For decades, Kelly’s has been known as a place where people meet—really meet. First dates that turn into marriages. Friendships that span years. Nights that blur into memories you can’t quite retell but never forget. Locals even joke about “Kelly’s couples,” as if the bar itself has a hand in bringing people together.
But like many buildings that have stood this long, not all of its history is light.
There are whispers—stories passed down, debated, and never fully confirmed. Some claim the building was connected to the Underground Railroad. Others suggest that, at some point in the 1800s, enslaved individuals may have been held in its basement. Historians haven’t been able to verify these claims, but the uncertainty itself says something important: this building existed during a complicated, painful chapter of American history. It has seen more than we can fully account for.

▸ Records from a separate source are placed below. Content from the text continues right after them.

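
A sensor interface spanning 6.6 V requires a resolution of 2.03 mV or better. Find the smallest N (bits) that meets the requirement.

12 bits

Number of steps required ≥ 6.6 V / 2.03 mV = 3251.23.
Need 2^N ≥ 3251.23; 2^11 = 2048, 2^12 = 4096.
Minimum N = 12.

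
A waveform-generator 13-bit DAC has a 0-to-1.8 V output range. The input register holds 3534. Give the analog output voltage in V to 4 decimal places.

0.7765 V

LSB = 1.8 V / 2^13 = 219.73 µV.
V_out = 0 + 3534 × 0.000219727 V = 0.776514 V.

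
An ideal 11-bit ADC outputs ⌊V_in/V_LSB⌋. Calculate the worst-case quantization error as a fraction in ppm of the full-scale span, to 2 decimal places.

488.28 ppm

Truncating → worst-case error = 1 LSB = V_FS/2^11, so 1e+06/2048 = 488.281 ppm of full scale.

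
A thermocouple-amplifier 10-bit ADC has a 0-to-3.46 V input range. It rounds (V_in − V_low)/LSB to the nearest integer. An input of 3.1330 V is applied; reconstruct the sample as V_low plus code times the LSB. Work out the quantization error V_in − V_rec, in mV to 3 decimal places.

Step size: 3.46 V ÷ 2^10 = 3.379 mV.
(V_in − V_low)/LSB = (3.1330 − 0)/0.00337891 = 927.2231 → code 927 (round).
V_rec = 0 + 927·0.00337891 = 3.1322461 V.
Difference: 0.000753906 V → 0.754 mV.

0.754 mV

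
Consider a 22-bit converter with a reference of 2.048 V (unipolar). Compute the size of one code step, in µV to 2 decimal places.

Full-scale span = 2.048 V.
LSB = 2.048 / 2^22 = 2.048 / 4194304 = 4.88281e-07 V = 0.49 µV.

0.49 µV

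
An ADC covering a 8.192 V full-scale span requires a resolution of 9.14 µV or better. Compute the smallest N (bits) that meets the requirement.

Number of steps required ≥ 8.192 V / 9.14 µV = 896280.09.
Need 2^N ≥ 896280.09; 2^19 = 524288, 2^20 = 1048576.
Minimum N = 20.

20 bits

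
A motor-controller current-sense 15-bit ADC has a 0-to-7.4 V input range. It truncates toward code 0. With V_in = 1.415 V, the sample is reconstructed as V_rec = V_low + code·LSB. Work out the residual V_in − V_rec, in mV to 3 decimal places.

0.175 mV

One LSB is 7.4 V / 32768 = 225.83 µV.
(V_in − V_low)/LSB = (1.415 − 0)/0.00022583 = 6265.7730 → code 6265 (floor).
V_rec = 0 + 6265·0.00022583 = 1.4148254 V.
Error = 1.415 − 1.4148254 = 0.000174561 V = 0.175 mV.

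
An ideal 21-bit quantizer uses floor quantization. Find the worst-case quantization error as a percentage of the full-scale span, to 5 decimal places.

Truncating → worst-case error = 1 LSB = V_FS/2^21, so 100/2097152 = 4.76837e-05 % of full scale.

0.00005 %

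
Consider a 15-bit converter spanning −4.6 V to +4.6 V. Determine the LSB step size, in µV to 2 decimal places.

Full-scale span = 9.2 V.
LSB = 9.2 / 2^15 = 9.2 / 32768 = 0.000280762 V = 280.76 µV.

280.76 µV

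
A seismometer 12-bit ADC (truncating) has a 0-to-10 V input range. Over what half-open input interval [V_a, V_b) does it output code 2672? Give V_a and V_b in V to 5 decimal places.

[6.52344 V, 6.52588 V)

LSB = 10/2^12 = 2.441 mV.
V_a = V_low + 2672·LSB = 6.52344 V; V_b = V_low + 2673·LSB = 6.52588 V.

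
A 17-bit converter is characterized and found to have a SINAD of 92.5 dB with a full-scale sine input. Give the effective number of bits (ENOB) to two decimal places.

ENOB = (SINAD − 1.76) / 6.02 = (92.5 − 1.76)/6.02 = 15.073.

15.07 bits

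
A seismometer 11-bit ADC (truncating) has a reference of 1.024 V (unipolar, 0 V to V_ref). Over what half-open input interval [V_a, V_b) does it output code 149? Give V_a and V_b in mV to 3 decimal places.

[74.500 mV, 75.000 mV)

LSB = 1.024/2^11 = 0.500 mV.
V_a = V_low + 149·LSB = 0.0745 V; V_b = V_low + 150·LSB = 0.075 V.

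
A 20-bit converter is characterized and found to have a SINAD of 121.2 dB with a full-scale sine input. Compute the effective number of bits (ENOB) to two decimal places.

ENOB = (SINAD − 1.76) / 6.02 = (121.2 − 1.76)/6.02 = 19.841.

19.84 bits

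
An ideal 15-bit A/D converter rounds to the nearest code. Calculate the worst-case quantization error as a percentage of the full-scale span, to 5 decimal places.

Rounding → worst-case error = ½ LSB = V_FS/2^16, so 100/65536 = 0.00152588 % of full scale.

0.00153 %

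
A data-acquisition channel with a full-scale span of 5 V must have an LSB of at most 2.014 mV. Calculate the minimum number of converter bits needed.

12 bits

Number of steps required ≥ 5 V / 2.014 mV = 2482.62.
Need 2^N ≥ 2482.62; 2^11 = 2048, 2^12 = 4096.
Minimum N = 12.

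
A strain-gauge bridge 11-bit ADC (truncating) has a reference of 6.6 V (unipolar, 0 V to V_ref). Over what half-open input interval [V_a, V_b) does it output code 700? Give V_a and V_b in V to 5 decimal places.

[2.25586 V, 2.25908 V)

LSB = 6.6/2^11 = 3.223 mV.
V_a = V_low + 700·LSB = 2.25586 V; V_b = V_low + 701·LSB = 2.25908 V.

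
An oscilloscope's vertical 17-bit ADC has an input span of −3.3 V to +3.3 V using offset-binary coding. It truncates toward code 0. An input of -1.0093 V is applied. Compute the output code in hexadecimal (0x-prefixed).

code 0xB1B3 (decimal 45491)

Full-scale span = 6.6 V; LSB = 6.6/2^17 = 50.35 µV.
Input sits at 45491.914 steps above V_low.
So the output code is 45491.
In hexadecimal (0x-prefixed): 0xB1B3.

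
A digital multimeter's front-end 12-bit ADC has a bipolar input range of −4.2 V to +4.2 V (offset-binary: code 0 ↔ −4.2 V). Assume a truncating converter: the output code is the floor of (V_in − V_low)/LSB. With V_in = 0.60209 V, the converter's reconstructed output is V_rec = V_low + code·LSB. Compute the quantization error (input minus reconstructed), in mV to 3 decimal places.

LSB = 8.4/2^12 = 2.051 mV.
(V_in − V_low)/LSB = (0.60209 − (−4.2))/0.00205078 = 2341.5906 → code 2341 (floor).
Reconstructed: 0.60087891 V.
Difference: 0.00121109 V → 1.211 mV.

1.211 mV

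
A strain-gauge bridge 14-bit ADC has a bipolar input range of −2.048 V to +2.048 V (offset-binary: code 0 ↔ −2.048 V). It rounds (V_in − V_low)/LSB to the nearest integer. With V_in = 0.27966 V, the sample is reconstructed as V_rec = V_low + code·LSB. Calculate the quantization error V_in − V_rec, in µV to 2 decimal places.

-90.00 µV

LSB = 4.096/2^14 = 250.00 µV.
(0.27966 − (−2.048))/0.00025 = 9310.6400; round gives code 9311.
V_rec = (−2.048) + 9311·0.00025 = 0.27975 V.
Error = 0.27966 − 0.27975 = -9e-05 V = -90.00 µV.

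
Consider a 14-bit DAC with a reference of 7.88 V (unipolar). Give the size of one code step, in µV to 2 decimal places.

Full-scale span = 7.88 V.
LSB = 7.88 / 2^14 = 7.88 / 16384 = 0.000480957 V = 480.96 µV.

480.96 µV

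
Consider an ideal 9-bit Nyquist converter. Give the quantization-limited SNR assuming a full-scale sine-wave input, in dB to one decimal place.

SNR ≈ 6.02·N + 1.76 dB = 6.02·9 + 1.76 = 55.94 dB.

55.9 dB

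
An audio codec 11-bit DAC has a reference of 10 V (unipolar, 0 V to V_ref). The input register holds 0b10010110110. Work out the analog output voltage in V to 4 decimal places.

5.8887 V

LSB = 10 V / 2^11 = 4.883 mV.
Code 0b10010110110 = 1206 decimal.
V_out = 0 + 1206 × 0.00488281 V = 5.88867 V.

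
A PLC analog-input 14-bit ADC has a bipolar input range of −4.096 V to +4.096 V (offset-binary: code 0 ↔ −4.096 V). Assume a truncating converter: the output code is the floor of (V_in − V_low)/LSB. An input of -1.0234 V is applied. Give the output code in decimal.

code 6145

With 16384 levels over 8.192 V, one step is 0.500 mV.
Input sits at 6145.200 steps above V_low.
So the output code is 6145.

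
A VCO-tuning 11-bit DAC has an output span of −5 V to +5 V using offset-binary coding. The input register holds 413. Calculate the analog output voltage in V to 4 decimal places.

LSB = 10 V / 2^11 = 4.883 mV.
V_out = (−5) + 413 × 0.00488281 V = -2.9834 V.

-2.9834 V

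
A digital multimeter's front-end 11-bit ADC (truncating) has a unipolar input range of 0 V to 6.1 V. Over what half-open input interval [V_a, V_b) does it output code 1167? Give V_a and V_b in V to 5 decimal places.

LSB = 6.1/2^11 = 2.979 mV.
V_a = V_low + 1167·LSB = 3.47593 V; V_b = V_low + 1168·LSB = 3.47891 V.

[3.47593 V, 3.47891 V)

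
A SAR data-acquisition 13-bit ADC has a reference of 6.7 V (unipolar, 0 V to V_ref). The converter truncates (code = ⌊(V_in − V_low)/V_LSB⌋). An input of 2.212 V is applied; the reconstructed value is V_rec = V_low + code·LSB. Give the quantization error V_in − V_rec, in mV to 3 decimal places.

0.477 mV

Step size: 6.7 V ÷ 2^13 = 0.818 mV.
Scaled input = 2704.5827 LSBs, so code = 2704.
Reconstructed: 2.2115234 V.
Difference: 0.000476562 V → 0.477 mV.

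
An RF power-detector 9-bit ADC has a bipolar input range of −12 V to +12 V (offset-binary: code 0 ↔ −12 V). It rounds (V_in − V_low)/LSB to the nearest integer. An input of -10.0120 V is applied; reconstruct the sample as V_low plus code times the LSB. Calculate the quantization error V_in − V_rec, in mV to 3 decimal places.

19.250 mV

One LSB is 24 V / 512 = 46.875 mV.
(V_in − V_low)/LSB = (-10.0120 − (−12))/0.046875 = 42.4107 → code 42 (round).
V_rec = (−12) + 42·0.046875 = -10.03125 V.
Difference: 0.01925 V → 19.250 mV.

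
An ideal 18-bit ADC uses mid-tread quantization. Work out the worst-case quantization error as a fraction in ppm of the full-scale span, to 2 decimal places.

Rounding → worst-case error = ½ LSB = V_FS/2^19, so 1e+06/524288 = 1.90735 ppm of full scale.

1.91 ppm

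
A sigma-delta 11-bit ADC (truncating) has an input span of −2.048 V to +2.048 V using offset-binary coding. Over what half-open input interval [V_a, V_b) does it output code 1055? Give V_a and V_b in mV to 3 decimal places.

LSB = 4.096/2^11 = 2.000 mV.
V_a = V_low + 1055·LSB = 0.062 V; V_b = V_low + 1056·LSB = 0.064 V.

[62.000 mV, 64.000 mV)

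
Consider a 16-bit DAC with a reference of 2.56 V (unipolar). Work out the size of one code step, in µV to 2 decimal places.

Full-scale span = 2.56 V.
LSB = 2.56 / 2^16 = 2.56 / 65536 = 3.90625e-05 V = 39.06 µV.

39.06 µV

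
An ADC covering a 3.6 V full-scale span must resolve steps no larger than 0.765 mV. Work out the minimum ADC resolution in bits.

Number of steps required ≥ 3.6 V / 0.765 mV = 4705.88.
Need 2^N ≥ 4705.88; 2^12 = 4096, 2^13 = 8192.
Minimum N = 13.

13 bits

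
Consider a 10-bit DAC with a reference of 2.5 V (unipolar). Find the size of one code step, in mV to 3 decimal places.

2.441 mV

Full-scale span = 2.5 V.
LSB = 2.5 / 2^10 = 2.5 / 1024 = 0.00244141 V = 2.441 mV.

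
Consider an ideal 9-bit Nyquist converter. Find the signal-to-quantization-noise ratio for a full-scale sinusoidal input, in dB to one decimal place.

55.9 dB

SNR ≈ 6.02·N + 1.76 dB = 6.02·9 + 1.76 = 55.94 dB.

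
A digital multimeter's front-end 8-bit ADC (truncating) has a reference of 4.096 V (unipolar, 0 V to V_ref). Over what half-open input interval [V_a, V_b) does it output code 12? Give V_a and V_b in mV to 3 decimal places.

[192.000 mV, 208.000 mV)

LSB = 4.096/2^8 = 16.000 mV.
V_a = V_low + 12·LSB = 0.192 V; V_b = V_low + 13·LSB = 0.208 V.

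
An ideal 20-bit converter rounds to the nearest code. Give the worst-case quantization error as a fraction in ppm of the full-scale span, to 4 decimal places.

Rounding → worst-case error = ½ LSB = V_FS/2^21, so 1e+06/2097152 = 0.476837 ppm of full scale.

0.4768 ppm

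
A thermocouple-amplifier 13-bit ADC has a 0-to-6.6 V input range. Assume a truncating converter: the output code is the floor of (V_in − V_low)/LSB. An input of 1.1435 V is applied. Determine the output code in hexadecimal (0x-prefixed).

code 0x58B (decimal 1419)

Full-scale span = 6.6 V; LSB = 6.6/2^13 = 0.806 mV.
(1.1435 − 0) / 0.000805664 = 1419.326 LSBs.
⌊·⌋(1419.326) = 1419.
In hexadecimal (0x-prefixed): 0x58B.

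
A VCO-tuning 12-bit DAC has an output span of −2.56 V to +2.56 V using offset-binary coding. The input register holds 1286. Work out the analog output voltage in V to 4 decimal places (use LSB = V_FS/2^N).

-0.9525 V

LSB = 5.12 V / 2^12 = 1.250 mV.
V_out = (−2.56) + 1286 × 0.00125 V = -0.9525 V.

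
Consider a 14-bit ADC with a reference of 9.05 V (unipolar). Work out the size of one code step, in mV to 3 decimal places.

0.552 mV

Full-scale span = 9.05 V.
LSB = 9.05 / 2^14 = 9.05 / 16384 = 0.000552368 V = 0.552 mV.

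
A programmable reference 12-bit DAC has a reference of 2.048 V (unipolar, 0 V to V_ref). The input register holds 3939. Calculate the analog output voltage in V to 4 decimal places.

1.9695 V

LSB = 2.048 V / 2^12 = 0.500 mV.
V_out = 0 + 3939 × 0.0005 V = 1.9695 V.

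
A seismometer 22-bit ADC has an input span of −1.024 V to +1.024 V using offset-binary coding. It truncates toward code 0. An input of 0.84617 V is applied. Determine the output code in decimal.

code 3830108

With 4194304 levels over 2.048 V, one step is 0.49 µV.
(0.84617 − (−1.024)) / 4.88281e-07 = 3830108.160 LSBs.
Floor → code 3830108.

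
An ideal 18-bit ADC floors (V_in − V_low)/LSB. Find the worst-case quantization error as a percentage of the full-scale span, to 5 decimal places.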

That duality—the warmth of what it is today and the weight of what it may have witnessed—is part of what makes Kelly’s so compelling. It’s not a polished version of history. It’s a real one.
Today, you’ll find a mix of everything inside: longtime regulars, first-timers, college kids, professionals unwinding after work. The drinks are strong, the atmosphere is unpretentious, and the walls—if they could talk—would probably outdo any history book in the city.
In a world where new spots open and close overnight, Kelly’s Westport Inn stands as proof that some places don’t need reinvention. They just need to keep their doors open.
Because in Kansas City, if you want to experience history, you don’t always have to visit a landmark.
Sometimes, you just pull up a barstool.